As I said in week 9, personal life and my job search were headwinds on the last chunk of my batch. In the last quarter I didn’t have time to write individual week-summary posts, so instead I’ll group them all here.
Over the last three weeks of my batch, I:
- Rewrote Brick’s error handling. Instead of dumping the
Debug
representation of errors, it now gives the location and error message in a readable format. - Wrote a tiny website to allow folks on my local network to upload music to the household plex server.

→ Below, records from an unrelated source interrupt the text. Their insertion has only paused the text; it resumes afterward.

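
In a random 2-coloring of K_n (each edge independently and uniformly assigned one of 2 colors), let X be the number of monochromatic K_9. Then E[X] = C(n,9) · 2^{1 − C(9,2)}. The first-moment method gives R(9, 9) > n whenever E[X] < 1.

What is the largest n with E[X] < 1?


We need C(n, 9) · 2^{1 − 36} < 1, i.e. C(n, 9) < 2^{36 − 1} = 34359738368.
Check values of n near the boundary:
  n = 64: C(64, 9) = 27540584512; 27540584512 < 34359738368? YES
  n = 65: C(65, 9) = 31966749880; 31966749880 < 34359738368? YES
  n = 66: C(66, 9) = 37014131440; 37014131440 < 34359738368? NO
The largest n with C(n, 9) < 34359738368 is n = 65 (where E[X] = 3995843735/4294967296 ≈ 0.930355). Hence R(9, 9) > 65, i.e. R(9, 9) ≥ 66.

Largest n = 65; hence R(9, 9) > 65.


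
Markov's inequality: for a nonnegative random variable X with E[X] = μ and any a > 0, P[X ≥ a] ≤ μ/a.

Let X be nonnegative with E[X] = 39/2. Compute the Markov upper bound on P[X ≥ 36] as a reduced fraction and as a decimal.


μ = E[X] = 39/2, a = 36.
Markov: P[X ≥ 36] ≤ μ/a = (39/2)/36 = 13/24.
Numerically: ≈ 0.541667.
(Since a = 36 > μ = 19.500000, the bound 13/24 is < 1 and informative.)

P[X ≥ 36] ≤ 13/24 ≈ 0.541667.


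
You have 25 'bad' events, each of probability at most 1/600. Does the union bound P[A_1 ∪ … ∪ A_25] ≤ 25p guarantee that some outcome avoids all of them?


Union bound: P[∪_{i=1}^{25} A_i] ≤ Σ_i P[A_i] ≤ 25·p = 25·(1/600) = 1/24.
Numerically: 1/24 ≈ 0.042.
Is 1/24 < 1? YES.
Since P[∪ A_i] ≤ 1/24 < 1, the complement has P[∩ A_i^c] ≥ 1 − 1/24 = 23/24 > 0, so some outcome avoids every A_i.

25·p = 1/24 ≈ 0.042; existence CERTIFIED by the union bound.


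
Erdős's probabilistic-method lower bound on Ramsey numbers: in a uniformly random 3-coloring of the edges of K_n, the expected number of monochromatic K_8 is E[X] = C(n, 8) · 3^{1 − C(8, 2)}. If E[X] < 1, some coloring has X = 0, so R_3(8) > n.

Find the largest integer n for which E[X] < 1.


We need C(n, 8) · 3^{1 − 28} < 1, i.e. C(n, 8) < 3^{28 − 1} = 7625597484987.
Check values of n near the boundary:
  n = 152: C(152, 8) = 5859727868575; 5859727868575 < 7625597484987? YES
  n = 153: C(153, 8) = 6183023199255; 6183023199255 < 7625597484987? YES
  n = 154: C(154, 8) = 6521818990995; 6521818990995 < 7625597484987? YES
  n = 155: C(155, 8) = 6876747915675; 6876747915675 < 7625597484987? YES
  n = 156: C(156, 8) = 7248464019225; 7248464019225 < 7625597484987? YES
  n = 157: C(157, 8) = 7637643295425; 7637643295425 < 7625597484987? NO
  n = 158: C(158, 8) = 8044984271181; 8044984271181 < 7625597484987? NO
  n = 159: C(159, 8) = 8471208603429; 8471208603429 < 7625597484987? NO
The largest n with C(n, 8) < 7625597484987 is n = 156 (where E[X] = 805384891025/847288609443 ≈ 0.95054). Hence R_3(8) > 156, i.e. R_3(8) ≥ 157.

Largest n = 156; hence R_3(8) > 156.


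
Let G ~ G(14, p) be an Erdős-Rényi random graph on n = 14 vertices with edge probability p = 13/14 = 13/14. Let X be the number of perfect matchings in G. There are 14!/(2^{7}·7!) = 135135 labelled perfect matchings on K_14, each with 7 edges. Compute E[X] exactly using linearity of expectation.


K_14 has 14!/(2^{7}·7!) = 135135 labelled perfect matchings.
For each such perfect matching H, let X_H = 1 if all 7 edges of H are present in G. Then P[X_H = 1] = p^{7} = (13/14)^{7} = 62748517/105413504.
By linearity of expectation: E[X] = Σ_H E[X_H] = 135135 · p^{7} = 135135 · 62748517/105413504 = 1211360120685/15059072.
Numerically: E[X] ≈ 80440.6.

E[X] = 135135 · (13/14)^{7} = 1211360120685/15059072 ≈ 80440.6.


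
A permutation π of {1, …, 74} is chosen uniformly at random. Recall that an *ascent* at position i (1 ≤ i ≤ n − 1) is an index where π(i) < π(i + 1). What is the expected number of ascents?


Write X = Σ X_I over i = 1, …, 73, with X_I the indicator of one ascent.
There are 73 indicators.
For each fixed i, the pair (π(i), π(i+1)) is a uniformly random ordered pair of distinct values from {1, …, 74}; by symmetry P[π(i) < π(i+1)] = 1/2.
By linearity: E[X] = 73 · (1/2) = (74 − 1) · (1/2) = 73/2 ≈ 36.50000.

E[X] = 73/2 = 36.50000.


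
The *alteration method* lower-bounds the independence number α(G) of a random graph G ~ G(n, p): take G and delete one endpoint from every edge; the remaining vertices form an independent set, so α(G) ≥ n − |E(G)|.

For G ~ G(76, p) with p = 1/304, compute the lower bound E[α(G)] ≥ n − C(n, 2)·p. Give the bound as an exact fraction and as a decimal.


E[|E(G)|] = C(76, 2)·p = 2850 · (1/304) = 75/8.
E[α(G)] ≥ n − E[|E(G)|] = 76 − 75/8 = 533/8.
Numerically: ≈ 66.6250.
(This is only a lower bound; the true E[α(G)] may be larger.)

E[α(G)] ≥ 533/8 ≈ 66.6250.


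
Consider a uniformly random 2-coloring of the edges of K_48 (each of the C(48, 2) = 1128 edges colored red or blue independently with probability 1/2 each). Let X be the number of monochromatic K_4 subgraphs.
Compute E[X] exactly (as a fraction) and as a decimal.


Let X = Σ_S X_S over the C(48, 4) = 194580 subsets S of size 4, where X_S = 1 if the K_4 on S is monochromatic.
For a fixed S, the K_4 on S has C(4, 2) = 6 edges. P[all 6 edges red] = (1/2)^6, and likewise for blue, so P[monochromatic] = 2·(1/2)^6 = 2^{1 − 6} = 1/32.
By linearity of expectation: E[X] = C(48, 4) · 2^{1 − 6} = 194580 · 1/32 = 48645/8.
Numerically: E[X] ≈ 6080.625000.

E[X] = C(48,4)·2^(1−C(4,2)) = 48645/8 ≈ 6080.625000.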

- For “half-baked demos”, I put Brick in a webpage. It’s actually pretty simple! I created a tiny Rust crate which provides a wasm export that compiles Brick source to wasm. Then I hooked that up to a text editor and displayed the output in HTML.
- Added support for autocloned refcounts to Brick. This is the first step towards persistent data structure support in the language; more in a forthcoming Brick-specific blogpost.
- Created a Treesitter grammar for Brick. The first-order benefit is that I have syntax highlighting now! Hopefully I can also use this to power other tools, like the language server, in the future.
- Gave a presentation on Brick. The reception was so positive that I’m considering taking the project a little more seriously than I have been (though my first priority is still to have fun).
- Never-graduated! My batch is now over and I’m an RC alum.
Expect to see more RC wrap-up around here: a “return statement” (retrospective post), some projects that I haven’t yet posted about, and some blog drafts I still need to polish. After that post volume will drop off quite a bit, what with the end of my Recurse batch and full-time employment on the horizon.